Gli specialisti non prescrivono e i medici di famiglia scendono in piazza

18 Febbraio 2023 Off Di La Redazione

Alla luce del mancato riscontro delle centinaia di segnalazioni da parte dei medici di famiglia napoletani all’Ordine dei Medici- Chirurghi della Provincia di Napoli per omesse o rifiutate certificazioni telematiche di malattia da parte di medici ospedalieri di reparto e di Pronto Soccorso, di medici di cliniche private e convenzionate, di medici specialisti ambulatoriali interni convenzionati ASL e da medici liberi professionisti, Medici senza Carriere torna in piazza.

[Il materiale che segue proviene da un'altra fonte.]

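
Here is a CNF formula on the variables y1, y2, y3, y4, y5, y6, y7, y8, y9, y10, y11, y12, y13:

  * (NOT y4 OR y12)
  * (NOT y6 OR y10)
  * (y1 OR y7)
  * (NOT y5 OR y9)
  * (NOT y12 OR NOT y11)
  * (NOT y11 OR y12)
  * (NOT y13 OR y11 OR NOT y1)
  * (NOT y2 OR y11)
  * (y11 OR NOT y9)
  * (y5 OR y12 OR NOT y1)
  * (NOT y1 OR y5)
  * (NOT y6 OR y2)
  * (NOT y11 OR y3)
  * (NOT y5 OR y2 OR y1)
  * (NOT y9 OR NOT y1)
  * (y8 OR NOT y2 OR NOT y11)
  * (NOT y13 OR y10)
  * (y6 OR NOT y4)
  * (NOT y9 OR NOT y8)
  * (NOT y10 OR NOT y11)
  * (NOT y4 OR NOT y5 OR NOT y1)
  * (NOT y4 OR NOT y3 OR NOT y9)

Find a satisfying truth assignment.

Pure literal: y4 appears only negated; assign y4 = False.
y7 occurs only positively in the remaining clauses — set y7 = True.
Branch on y1: take y1 = False.
Set y2 = False and propagate.
  then y6 is forced to False.
  then y5 is forced to False.
Try y3 = False.
  then y11 is forced to False.
  then y9 is forced to False.
The remaining clauses are satisfied by y8 = False, y10 = True, y12 = False, y13 = True.

y1 = False, y2 = False, y3 = False, y4 = False, y5 = False, y6 = False, y7 = True, y8 = False, y9 = False, y10 = True, y11 = False, y12 = False, y13 = True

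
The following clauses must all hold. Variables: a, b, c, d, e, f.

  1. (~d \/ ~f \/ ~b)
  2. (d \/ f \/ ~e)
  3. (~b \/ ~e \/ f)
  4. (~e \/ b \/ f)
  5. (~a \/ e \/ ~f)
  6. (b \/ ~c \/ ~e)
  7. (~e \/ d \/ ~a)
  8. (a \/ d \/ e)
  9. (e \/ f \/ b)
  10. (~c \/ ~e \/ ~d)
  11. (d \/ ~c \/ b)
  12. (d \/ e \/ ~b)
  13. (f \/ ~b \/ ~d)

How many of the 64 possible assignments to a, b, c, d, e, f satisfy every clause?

7

Case analysis on e and b:
  e=1, b=1: remaining (a,c,d,f) ∈ {(0,0,0,1); (0,1,0,1)} — 2.
  e=1, b=0: remaining (a,c,d,f) ∈ {(0,0,0,1); (0,0,1,1); (1,0,1,1)} — 3.
  e=0, b=1: a clause becomes empty — 0.
  e=0, b=0: remaining (a,c,d,f) ∈ {(0,0,1,1); (0,1,1,1)} — 2.
Total: 2 + 3 + 0 + 2 = 7.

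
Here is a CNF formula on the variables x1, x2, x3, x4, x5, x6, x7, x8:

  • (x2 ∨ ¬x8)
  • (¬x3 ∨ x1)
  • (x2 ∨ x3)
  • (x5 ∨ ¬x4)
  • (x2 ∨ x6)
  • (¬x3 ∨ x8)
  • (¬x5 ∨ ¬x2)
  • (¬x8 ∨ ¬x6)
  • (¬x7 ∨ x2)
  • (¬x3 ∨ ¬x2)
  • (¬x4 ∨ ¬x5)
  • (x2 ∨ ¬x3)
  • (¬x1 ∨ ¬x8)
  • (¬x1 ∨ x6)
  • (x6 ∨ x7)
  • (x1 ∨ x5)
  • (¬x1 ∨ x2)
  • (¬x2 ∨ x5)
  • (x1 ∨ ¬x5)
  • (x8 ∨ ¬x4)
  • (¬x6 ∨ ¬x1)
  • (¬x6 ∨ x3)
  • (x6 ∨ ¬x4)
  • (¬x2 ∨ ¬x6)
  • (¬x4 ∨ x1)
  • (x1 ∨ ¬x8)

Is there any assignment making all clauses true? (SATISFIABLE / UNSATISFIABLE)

UNSATISFIABLE

x2 = True:
  propagation gives x5=False; an empty clause results — contradiction.
x2 = False:
  propagation gives x8=False, x3=True; an empty clause results — contradiction.
Every branch closes, so no satisfying assignment exists.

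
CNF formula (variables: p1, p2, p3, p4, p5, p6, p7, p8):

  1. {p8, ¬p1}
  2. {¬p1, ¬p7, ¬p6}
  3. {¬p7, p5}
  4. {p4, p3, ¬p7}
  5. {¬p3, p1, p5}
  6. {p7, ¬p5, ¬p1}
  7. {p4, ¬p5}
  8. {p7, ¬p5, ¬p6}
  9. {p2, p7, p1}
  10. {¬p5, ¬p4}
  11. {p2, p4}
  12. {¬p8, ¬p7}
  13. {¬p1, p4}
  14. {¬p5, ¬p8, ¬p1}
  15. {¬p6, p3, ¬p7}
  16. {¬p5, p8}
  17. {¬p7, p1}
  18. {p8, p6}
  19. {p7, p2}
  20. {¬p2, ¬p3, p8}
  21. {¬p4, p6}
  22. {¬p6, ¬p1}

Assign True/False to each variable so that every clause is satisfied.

p1=False, p2=True, p3=False, p4=True, p5=False, p6=True, p7=False, p8=True

Branch on p1: take p1 = False.
  then p7 is forced to False.
  then p2 is forced to True.
Set p3 = False and propagate.
Try p4 = True.
  then p5 is forced to False.
  then p6 is forced to True.
p8 is now unconstrained; take p8 = True.
Every clause has at least one true literal under this assignment.
Check each clause:
  1. {p8, ¬p1} — p8 is true.
  2. {¬p1, ¬p6, ¬p7} — ¬p7 is true.
  3. {p5, ¬p7} — ¬p7 is true.
  4. {p4, p3, ¬p7} — ¬p7 is true.
  5. {¬p3, p1, p5} — ¬p3 is true.
  6. {¬p1, ¬p5, p7} — ¬p5 is true.
  7. {p4, ¬p5} — ¬p5 is true.
  8. {¬p5, p7, ¬p6} — ¬p5 is true.
  9. {p2, p1, p7} — p2 is true.
  10. {¬p5, ¬p4} — ¬p5 is true.
  11. {p4, p2} — p2 is true.
  12. {¬p8, ¬p7} — ¬p7 is true.
  13. {¬p1, p4} — p4 is true.
  14. {¬p5, ¬p1, ¬p8} — ¬p5 is true.
  15. {¬p6, ¬p7, p3} — ¬p7 is true.
  16. {¬p5, p8} — p8 is true.
  17. {p1, ¬p7} — ¬p7 is true.
  18. {p6, p8} — p8 is true.
  19. {p7, p2} — p2 is true.
  20. {p8, ¬p2, ¬p3} — p8 is true.
  21. {¬p4, p6} — p6 is true.
  22. {¬p1, ¬p6} — ¬p1 is true.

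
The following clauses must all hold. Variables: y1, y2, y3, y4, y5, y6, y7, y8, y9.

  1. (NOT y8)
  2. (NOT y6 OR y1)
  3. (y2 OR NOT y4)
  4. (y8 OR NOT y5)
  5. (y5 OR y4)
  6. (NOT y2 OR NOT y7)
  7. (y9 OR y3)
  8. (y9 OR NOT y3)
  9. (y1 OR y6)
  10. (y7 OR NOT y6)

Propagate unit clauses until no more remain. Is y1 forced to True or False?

True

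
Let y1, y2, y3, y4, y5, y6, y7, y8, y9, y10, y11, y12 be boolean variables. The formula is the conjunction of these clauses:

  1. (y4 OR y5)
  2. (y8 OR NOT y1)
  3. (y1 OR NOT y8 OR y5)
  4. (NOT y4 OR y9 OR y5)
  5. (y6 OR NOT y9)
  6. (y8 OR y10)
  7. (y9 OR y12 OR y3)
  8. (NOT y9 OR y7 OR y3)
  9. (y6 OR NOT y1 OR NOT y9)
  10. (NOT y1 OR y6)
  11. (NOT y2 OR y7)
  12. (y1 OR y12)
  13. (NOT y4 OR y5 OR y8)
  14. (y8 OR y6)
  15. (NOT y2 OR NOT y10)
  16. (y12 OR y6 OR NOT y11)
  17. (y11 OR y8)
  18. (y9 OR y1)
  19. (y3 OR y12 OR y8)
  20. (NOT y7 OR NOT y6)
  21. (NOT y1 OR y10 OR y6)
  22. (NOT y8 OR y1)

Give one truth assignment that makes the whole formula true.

y2 occurs only negated in the remaining clauses — set y2 = False.
y3 occurs only positively in the remaining clauses — set y3 = True.
Try y1 = True.
  then y8 is forced to True.
  then y6 is forced to True.
  then y7 is forced to False.
Branch on y4: take y4 = False.
  then y5 is forced to True.
y9, y10, y11, y12 are now unconstrained; take y9 = True, y10 = False, y11 = False, y12 = True.
Every clause has at least one true literal under this assignment.

y1=True  y2=False  y3=True  y4=False  y5=True  y6=True  y7=False  y8=True  y9=True  y10=False  y11=False  y12=True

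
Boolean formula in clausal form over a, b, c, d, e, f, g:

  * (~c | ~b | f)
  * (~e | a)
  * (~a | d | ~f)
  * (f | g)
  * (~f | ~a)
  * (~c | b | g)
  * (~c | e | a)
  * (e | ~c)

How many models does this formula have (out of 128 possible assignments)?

22

Split on a, then c.
  a=1, c=1: remaining (b,d,e,f,g) ∈ {(0,0,1,0,1); (0,1,1,0,1)} — 2.
  a=1, c=0: forces f=0; g=1; b, d, e free → 2^3 = 8.
  a=0, c=1: a clause becomes empty — 0.
  a=0, c=0: b, d free; 3 ways for (e,f,g) × 2^2 = 12.
Total: 2 + 8 + 0 + 12 = 22.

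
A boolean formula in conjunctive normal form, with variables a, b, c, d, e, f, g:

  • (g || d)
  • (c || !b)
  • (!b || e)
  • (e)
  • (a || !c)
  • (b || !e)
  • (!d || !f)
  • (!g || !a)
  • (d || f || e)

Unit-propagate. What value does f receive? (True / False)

False

(e) is a unit clause: e = True.
From (!e || b) and e = True: b = True.
(c || !b): since b = True, the clause reduces to (c). c = True.
(!c || a) with c = True leaves only a, so a = True.
From (!g || !a) and a = True: g = False.
In (g || d), g is now false; d must hold, so d = True.
(!d || !f) with d = True leaves only !f, so f = False.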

Il 1 marzo i medici di famiglia, non ascoltati da Ordine e Regione Campania chiedono, attraverso un sit-in alla sede istituzionale dell’Ordine un incontro, a scopo esplicativo, al Presidente e all’intero Consiglio dell’Ordine dei Medici di Napoli, affinché si faccia, una volta per tutte, chiarezza sulla mancata certificazione telematica di malattia da parte dei medici ospedalieri, medici delle cliniche convenzionate e private, specialisti ambulatoriali interni e
liberi professionisti e si chiederà la motivazione delle mancate dovute sanzioni da parte dell’Ordine e di Regione Campania, nonostante sia un Obbligo di Legge da oltre 12 anni, oltre ad essere un loro obbligo contrattuale e, soprattutto, deontologico. Così come si chiederà conto del motivo per cui i suddetti medici non emettono ricette SSN dematerializzate o con ricettario regionale, costringendo gli ammalati ad affollare gli studi di medicina generale per avere ricette che già avrebbero potuto avere in tasca dopo ogni visita specialistica, così come avviene in ogni regione d’Italia. Medici senza Carriere si appella anche al Presidente della Giunta Regionale di Regione Campania, Vincenzo De Luca, affinché si unisca al flashmob dei medici di medicina generale, affinché i Cittadini ammalati delle province campane non siano più trattati da pazienti di serie “Z” rispetto ai cittadini delle altre regioni.